Because the Seventh Amendment does not apply to the States, see supra note 6, these courts have not had to consider the Seventh Amendment issue presented in this appeal.
. In Arkansas, Delaware, Mississippi, New Jersey, and Tennessee, states which still maintain *612separate courts of chancery and courts of law, child custody and support proceedings are committed to the jurisdiction of the chancery court. South Carolina also has a separate court of chancery and court of law, but tries cases involving child support to its Family Court, where there is no right to a jury trial. See 30 C.J.S. Equity § 5, at 783-85 (1965 & Supp.1984); Want’s Federal-State Court Directory 70, 74, 88, 92, 98, 111 (1985).

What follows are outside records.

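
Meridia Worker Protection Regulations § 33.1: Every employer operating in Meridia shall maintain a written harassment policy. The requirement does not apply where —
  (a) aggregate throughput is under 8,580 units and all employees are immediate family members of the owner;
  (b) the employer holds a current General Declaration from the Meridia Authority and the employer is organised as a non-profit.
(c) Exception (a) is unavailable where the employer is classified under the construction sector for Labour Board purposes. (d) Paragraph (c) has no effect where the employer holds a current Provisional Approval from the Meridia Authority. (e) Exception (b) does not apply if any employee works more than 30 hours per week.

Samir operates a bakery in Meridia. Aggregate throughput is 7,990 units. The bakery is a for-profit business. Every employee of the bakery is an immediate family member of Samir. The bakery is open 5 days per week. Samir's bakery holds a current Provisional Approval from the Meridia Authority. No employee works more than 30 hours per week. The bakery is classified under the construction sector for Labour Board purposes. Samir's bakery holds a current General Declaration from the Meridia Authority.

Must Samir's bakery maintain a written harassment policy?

No — exception (a) applies; Samir's bakery is not required to maintain a written harassment policy.

Exception (a): aggregate throughput is 7,990 units, under the 8,580 units limit; every employee is an immediate family member — every condition holds. As to paragraphs (c)–(d): (c) would limit (a) — the bakery is classified under the construction sector — but (d) sets (c) aside: (d) operates against (c): a current Provisional Approval is held. So (a) applies.
Exception (b) requires that the employer is organised as a non-profit; but the employer is for-profit, so (b) is unavailable.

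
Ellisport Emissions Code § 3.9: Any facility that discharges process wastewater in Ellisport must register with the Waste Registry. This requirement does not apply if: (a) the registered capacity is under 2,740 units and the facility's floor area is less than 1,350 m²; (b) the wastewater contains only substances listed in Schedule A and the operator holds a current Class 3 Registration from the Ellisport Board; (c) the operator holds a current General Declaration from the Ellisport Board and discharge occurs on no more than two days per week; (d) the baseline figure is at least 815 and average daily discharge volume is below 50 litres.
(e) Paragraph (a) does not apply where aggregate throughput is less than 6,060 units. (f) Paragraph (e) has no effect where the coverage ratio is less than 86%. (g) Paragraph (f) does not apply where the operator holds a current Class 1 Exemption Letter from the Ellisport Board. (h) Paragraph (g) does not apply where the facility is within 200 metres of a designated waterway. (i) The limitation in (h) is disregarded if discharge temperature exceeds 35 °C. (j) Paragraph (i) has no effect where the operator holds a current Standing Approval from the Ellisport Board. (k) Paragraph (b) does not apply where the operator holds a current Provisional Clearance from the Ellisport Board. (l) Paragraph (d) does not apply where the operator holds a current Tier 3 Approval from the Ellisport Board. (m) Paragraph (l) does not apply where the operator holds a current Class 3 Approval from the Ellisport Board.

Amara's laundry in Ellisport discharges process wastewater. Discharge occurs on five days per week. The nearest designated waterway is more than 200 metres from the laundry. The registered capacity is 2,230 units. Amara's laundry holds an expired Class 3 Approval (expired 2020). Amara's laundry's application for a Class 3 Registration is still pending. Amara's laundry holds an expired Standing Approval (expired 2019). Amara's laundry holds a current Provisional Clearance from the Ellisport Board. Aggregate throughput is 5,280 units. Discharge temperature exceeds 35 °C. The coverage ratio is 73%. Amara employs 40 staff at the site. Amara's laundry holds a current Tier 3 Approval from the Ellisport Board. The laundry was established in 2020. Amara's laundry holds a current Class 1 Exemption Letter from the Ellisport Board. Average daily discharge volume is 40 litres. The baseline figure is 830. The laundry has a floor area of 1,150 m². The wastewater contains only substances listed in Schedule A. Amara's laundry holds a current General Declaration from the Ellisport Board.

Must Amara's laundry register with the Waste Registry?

Yes — Amara's laundry must register with the Waste Registry.

All of (a)'s requirements are met (the registered capacity is 2,230 units, under the 2,740 units limit; the facility's floor area is 1,150 m², less than the 1,350 m² limit). However, paragraphs (e)–(j) must be considered: (e) operates against (a): aggregate throughput is 5,280 units, less than the 6,060 units limit. (f) is engaged (the coverage ratio is 73%, less than the 86% limit), but is itself disapplied by (g): (g) operates against (f): a current Class 1 Exemption Letter is held. (h) does not operate here (the laundry is more than 200 m from any designated waterway), so (g) stands. Exception (a) does not apply.
Exception (b) requires that the operator holds a current Class 3 Registration from the Ellisport Board; but no current Class 3 Registration is held, so (b) is unavailable.
Exception (c) fails — discharge occurs on five days per week.
Exception (d) is satisfied on its face — the baseline figure is 830, meeting the 815 threshold; average daily discharge volume is 40 litres, below the 50 litres limit. But applying paragraphs (l)–(m): (l) operates against (d): a current Tier 3 Approval is held. (m), which would lift (l), is not engaged — no current Class 3 Approval is held. Exception (d) does not apply.
Every exception is unavailable, so the rule governs.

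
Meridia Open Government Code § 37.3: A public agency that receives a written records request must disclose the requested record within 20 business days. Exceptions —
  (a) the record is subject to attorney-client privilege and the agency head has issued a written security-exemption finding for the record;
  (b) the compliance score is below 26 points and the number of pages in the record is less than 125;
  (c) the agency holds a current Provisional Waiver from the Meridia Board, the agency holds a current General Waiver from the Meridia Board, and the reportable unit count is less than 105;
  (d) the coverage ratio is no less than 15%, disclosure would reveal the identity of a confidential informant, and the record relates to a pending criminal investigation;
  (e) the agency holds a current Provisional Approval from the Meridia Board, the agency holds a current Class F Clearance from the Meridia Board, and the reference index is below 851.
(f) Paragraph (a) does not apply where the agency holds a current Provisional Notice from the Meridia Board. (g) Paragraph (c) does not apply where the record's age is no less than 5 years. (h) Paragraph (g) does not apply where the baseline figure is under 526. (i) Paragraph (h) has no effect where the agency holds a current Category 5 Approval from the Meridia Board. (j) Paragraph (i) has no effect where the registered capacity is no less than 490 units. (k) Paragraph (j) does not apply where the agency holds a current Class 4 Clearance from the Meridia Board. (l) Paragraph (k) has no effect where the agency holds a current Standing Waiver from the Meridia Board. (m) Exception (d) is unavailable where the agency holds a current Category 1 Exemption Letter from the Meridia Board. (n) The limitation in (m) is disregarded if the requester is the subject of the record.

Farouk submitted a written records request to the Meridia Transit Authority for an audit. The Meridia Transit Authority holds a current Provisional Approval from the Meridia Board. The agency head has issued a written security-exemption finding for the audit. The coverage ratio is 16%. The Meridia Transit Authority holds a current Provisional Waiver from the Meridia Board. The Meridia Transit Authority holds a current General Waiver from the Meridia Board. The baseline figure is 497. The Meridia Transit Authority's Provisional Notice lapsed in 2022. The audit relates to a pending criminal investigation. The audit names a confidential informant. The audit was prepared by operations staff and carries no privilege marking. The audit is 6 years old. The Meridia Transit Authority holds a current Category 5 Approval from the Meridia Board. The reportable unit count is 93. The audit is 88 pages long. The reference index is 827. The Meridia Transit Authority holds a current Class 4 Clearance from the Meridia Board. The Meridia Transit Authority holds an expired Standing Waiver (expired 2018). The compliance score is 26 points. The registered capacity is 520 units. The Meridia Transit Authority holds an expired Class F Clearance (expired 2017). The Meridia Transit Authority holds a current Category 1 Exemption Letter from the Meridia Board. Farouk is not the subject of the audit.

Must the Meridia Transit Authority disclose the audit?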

. A number of courts have held that, under the Uniform Reciprocal Enforcement of Support Act, adopted by the District of Columbia and all fifty states, there is no right to a jury trial in the determination of a child support decree. See, e.g., McConnell v. Schmidt, 234 Pa.Super. 400, 339 A.2d 578 (1975); Strange v. Strange, 222 Ga. 44, 148 S.E.2d 494 (1966). But see Wahlers v. Frye, 205 Neb. 399, 288 N.W.2d 29 (1980); Clarkston v. Bridge, 273 Or. 68, 539 P.2d 1094 (1975).
. We acknowledge that while the essential function of a paternity action is not to establish a parent-child relationship, it is possible under the present Code to bring a purely non-support paternity action. Such an action would simply adjudicate the status of the respondent as parent. We can find no clear historical analogue for a determination of this nature. Because the instant action is one for support, this question is not directly presented, however, we do not believe that the determination of an individual’s status as a parent is a legal action raising a Seventh Amendment right to jury trial.
. Mr. F also challenges the provision in the trial court’s order postponing a decision on whether or not to award Ms. B attorney’s fees, until the court could determine whether or not Mr. F’s would comply with the ordered support payments. The decision whether, and in what manner, to award attorney's fees to the mother following judgment in a paternity proceeding is within the discretion of the trial court. See Paine v. Paine, 267 A.2d 356 (D.C.1970); McGehee v. Maxfield, 256 A.2d 576 (D.C.1969). Upon review, we do not find that the trial court abused its discretion in entering this provision.